Complex diseases

Complex Disorders

  • Adult Onset: Diabetes Mellitus, Epilepsy, Glaucoma, Hypertension, Ischemic heart disease, Manic depression, Schizophrenia.

  • Congenital: Cleft lip/palate, Congenital dislocation of the hip, Congenital heart defects, Pyloric stenosis, Talipes.

Genetic and Environmental Contributions

  • Genetic Factors: Simple, unifactorial, high recurrence rate (e.g., Duchenne muscular dystrophy, Hemophilia).

  • Environmental Factors: Influences multifactorial diseases, which are common, complex, and have low recurrence rates (e.g., Peptic ulcer, Diabetes, Tuberculosis).

  • Most diseases with a genetic component display multifactorial inheritance rather than Mendelian inheritance.

Polygenic Inheritance

  • Definition: Involvement of many genes where each contributes a small amount to the final phenotype. ALso environment is a factor

  • Examples: Skin color.

  • Model: Multiple alleles at multiple loci contribute to a single trait.

Some diseases are defined clinically in terms of quantitative traits meaning it can be measured, example- hypertension

Other multifactorial disorders differ qualitatively from normal states e.g. cleft palate which means that normally there would not be a gap between the nose and lip, however, in cleft palate there is.

Multifactorial Inheritance

  • Definition: Controlled by many genes with small additive effects (polygenic) along with environmental factors.

  • Phenotype Determination: Dependent on genetic, environmental, and developmental factors, including protective and susceptibility factors.

  • Genetic Predisposition: Inherited from both parents, but the exact genes and environmental factors vary among individuals.

  • Model Characteristics:

    • Several loci are involved without dominance or recessively.

    • Additive effects of loci.

    • Interaction of genotype and environment to produce phenotype.

  • Normal Variation: Most phenotypic variations in normal individuals (e.g., skin colour, height, intelligence) are due to multifactorial traits.

If an individual liability exceeds a certain threshold value, he or she will have the disease.

Tools in the Study of Complex Diseases

  • Twin Studies: Assess genetic effects on variation. Monozygotic (identical) twins share 100% genes, and dizygotic (fraternal) twins share 50% genes.

    • Concordance Rates: High concordance in monozygotic twins for genetic traits indicates a stronger genetic influence.

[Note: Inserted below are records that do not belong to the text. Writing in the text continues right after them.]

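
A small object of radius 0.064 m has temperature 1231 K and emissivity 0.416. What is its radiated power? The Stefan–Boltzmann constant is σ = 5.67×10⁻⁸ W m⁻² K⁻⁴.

A = 4πr² = 4π × (0.064)² = 0.0515 m².
Stefan–Boltzmann: P = εσAT⁴ = 0.416 × 5.67×10⁻⁸ × 0.0515 × (1231)⁴ = 0.416 × 5.67×10⁻⁸ × 0.0515 × 2.30×10^12.
P = 2790 W.

P ≈ 2790 W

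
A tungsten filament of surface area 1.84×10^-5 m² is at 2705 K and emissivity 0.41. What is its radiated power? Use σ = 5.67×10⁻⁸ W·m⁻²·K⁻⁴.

P ≈ 22.9 W

Stefan–Boltzmann: P = εσAT⁴ = 0.41 × 5.67×10⁻⁸ × 1.84×10^-5 × (2705)⁴ = 0.41 × 5.67×10⁻⁸ × 1.84×10^-5 × 5.35×10^13.
P = 22.9 W.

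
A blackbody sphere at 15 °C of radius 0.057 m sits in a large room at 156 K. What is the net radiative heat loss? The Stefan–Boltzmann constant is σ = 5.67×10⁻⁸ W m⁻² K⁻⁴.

A = 4πr² = 4π × (0.057)² = 0.0408 m².
Convert: 15 °C = 288 K.
Q = σA(T⁴ − T_s⁴). T⁴ − T_s⁴ = (288)⁴ − (156)⁴ = 6.88×10^9 − 5.92×10^8 = 6.29×10^9 K⁴.
Q = 5.67×10⁻⁸ × 0.0408 × 6.29×10^9 = 14.6 W.

Q ≈ 14.6 W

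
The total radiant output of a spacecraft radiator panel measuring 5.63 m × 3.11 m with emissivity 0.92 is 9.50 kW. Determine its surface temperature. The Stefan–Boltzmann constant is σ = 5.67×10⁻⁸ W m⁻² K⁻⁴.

T ≈ 319 K

A = 5.63 × 3.11 = 17.5 m².
From P = εσAT⁴, T = (P / εσA)^(1/4) = (9500 / (0.92 × 5.67×10⁻⁸ × 17.5))^(1/4).
T = (1.04×10^10)^(1/4) = 319 K.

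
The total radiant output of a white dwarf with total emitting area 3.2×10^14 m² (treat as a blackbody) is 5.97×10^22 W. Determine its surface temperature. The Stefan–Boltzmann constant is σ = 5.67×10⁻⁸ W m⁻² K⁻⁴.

T ≈ 7570 K

From P = σAT⁴, T = (P / σA)^(1/4) = (5.97×10^22 / (5.67×10⁻⁸ × 3.20×10^14))^(1/4).
T = (3.29×10^15)^(1/4) = 7570 K.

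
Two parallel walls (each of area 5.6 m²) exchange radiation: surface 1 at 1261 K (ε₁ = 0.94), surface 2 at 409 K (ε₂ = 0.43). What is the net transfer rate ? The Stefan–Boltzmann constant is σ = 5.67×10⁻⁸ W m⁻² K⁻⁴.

For two large parallel gray plates, q = σ(T₁⁴ − T₂⁴) / (1/ε₁ + 1/ε₂ − 1).
1/ε₁ + 1/ε₂ − 1 = 1/0.94 + 1/0.43 − 1 = 2.389.
T₁⁴ − T₂⁴ = 2.53×10^12 − 2.80×10^10 = 2.50×10^12 K⁴.
q = 5.67×10⁻⁸ × 2.50×10^12 / 2.389 = 59300 W/m².
Q = q·A = 59300 × 5.6 = 3.32×10^5 W.

Q ≈ 3.32×10^5 W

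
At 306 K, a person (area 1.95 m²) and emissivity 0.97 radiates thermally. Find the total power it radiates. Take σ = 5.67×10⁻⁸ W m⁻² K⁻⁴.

P ≈ 940 W

Stefan–Boltzmann: P = εσAT⁴ = 0.97 × 5.67×10⁻⁸ × 1.95 × (306)⁴ = 0.97 × 5.67×10⁻⁸ × 1.95 × 8.77×10^9.
P = 940 W.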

    • Utility: Distinguish between genetic, non-genetic, and combined effects. Limitations include small sample sizes and biases.

  • Adoption Studies: Compare adopted children with their biological and adoptive parents.

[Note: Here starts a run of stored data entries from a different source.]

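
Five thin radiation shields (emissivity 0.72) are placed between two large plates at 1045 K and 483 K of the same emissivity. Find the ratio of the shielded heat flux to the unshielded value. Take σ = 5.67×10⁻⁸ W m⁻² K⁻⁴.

With N identical shields there are N+1 = 6 gaps in series, each with the same radiative resistance, so the flux falls to 1/(N+1) of its unshielded value.

ratio ≈ 0.167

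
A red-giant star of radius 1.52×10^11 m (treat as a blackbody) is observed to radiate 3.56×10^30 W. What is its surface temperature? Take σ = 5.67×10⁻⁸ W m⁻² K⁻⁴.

T ≈ 3830 K

A = 4πr² = 4π × (1.52×10^11)² = 2.90×10^23 m².
From P = σAT⁴, T = (P / σA)^(1/4) = (3.56×10^30 / (5.67×10⁻⁸ × 2.90×10^23))^(1/4).
T = (2.16×10^14)^(1/4) = 3830 K.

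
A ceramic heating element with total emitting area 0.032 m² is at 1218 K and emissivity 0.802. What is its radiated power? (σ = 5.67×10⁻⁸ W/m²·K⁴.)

P = εσAT⁴ = 0.802 × 5.67×10⁻⁸ × 0.0320 × (1218)⁴ = 0.802 × 5.67×10⁻⁸ × 0.0320 × 2.20×10^12.
P = 3200 W.

P ≈ 3200 W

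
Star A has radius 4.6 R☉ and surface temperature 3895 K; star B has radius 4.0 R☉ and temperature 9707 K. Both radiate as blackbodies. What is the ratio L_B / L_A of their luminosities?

L_B/L_A ≈ 29.2

L = 4πR²σT⁴ ∝ R²T⁴, so L_B/L_A = (4.0/4.6)² × (9707/3895)⁴ = 0.756 × 38.6 = 29.2.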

    • Advantages: Isolate genetic factors from environmental influences.

    • Limitations: Selective placement and non-representative samples.

  • Migrant Studies: Compare disease patterns in immigrants with citizens and kin in the homeland.

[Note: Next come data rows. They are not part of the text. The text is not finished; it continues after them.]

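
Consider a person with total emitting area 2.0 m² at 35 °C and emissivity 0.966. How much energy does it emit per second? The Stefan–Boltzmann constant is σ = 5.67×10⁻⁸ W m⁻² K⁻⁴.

35 °C = 308 K.
P = εσAT⁴ = 0.966 × 5.67×10⁻⁸ × 2.00 × (308)⁴ = 0.966 × 5.67×10⁻⁸ × 2.00 × 9.00×10^9.
P = 986 W.

P ≈ 986 W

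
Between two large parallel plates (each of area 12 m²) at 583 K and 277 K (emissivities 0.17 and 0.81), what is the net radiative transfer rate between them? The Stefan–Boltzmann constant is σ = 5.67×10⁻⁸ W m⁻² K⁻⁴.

For two large parallel gray plates, q = σ(T₁⁴ − T₂⁴) / (1/ε₁ + 1/ε₂ − 1).
1/ε₁ + 1/ε₂ − 1 = 1/0.17 + 1/0.81 − 1 = 6.117.
T₁⁴ − T₂⁴ = 1.16×10^11 − 5.89×10^9 = 1.10×10^11 K⁴.
q = 5.67×10⁻⁸ × 1.10×10^11 / 6.117 = 1020 W/m².
Q = q·A = 1020 × 12 = 12200 W.

Q ≈ 12200 W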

    • Purpose: Assess the roles of genetic, environmental, and lifestyle factors in disease occurrence.

  • Linkage Studies: Used for identifying genes or genetic variants responsible for diseases by studying large families with affected individuals across generations.

    • Advantages: Localize disease risk areas across the genome and study multiple genetic markers.

    • Limitations: Require large numbers of affected families, and less helpful for complex traits.

  • Association Studies: Compare the DNA of people with a disease (cases) and without (controls) to find associated genetic variants.

    • Genome-Wide Association Studies (GWAS): Investigate the entire genome for disease-associated SNPs.

Factors Influencing Recurrence Risk

  • Higher Risk: More affected relatives, severe cases, and relatives of the less commonly affected sex.

  • Determination: Through family studies and empiric risk observation.

Multifactorial Threshold Model

  • Concept: Disease manifests only when a certain threshold of genetic and environmental risk factors is exceeded.

  • Examples: Spina bifida, and pyloric stenosis.

Family Studies

  • Proband: The affected individual from whom the study starts.

  • Recurrence Risk Calculation: Based on the proportion of affected siblings.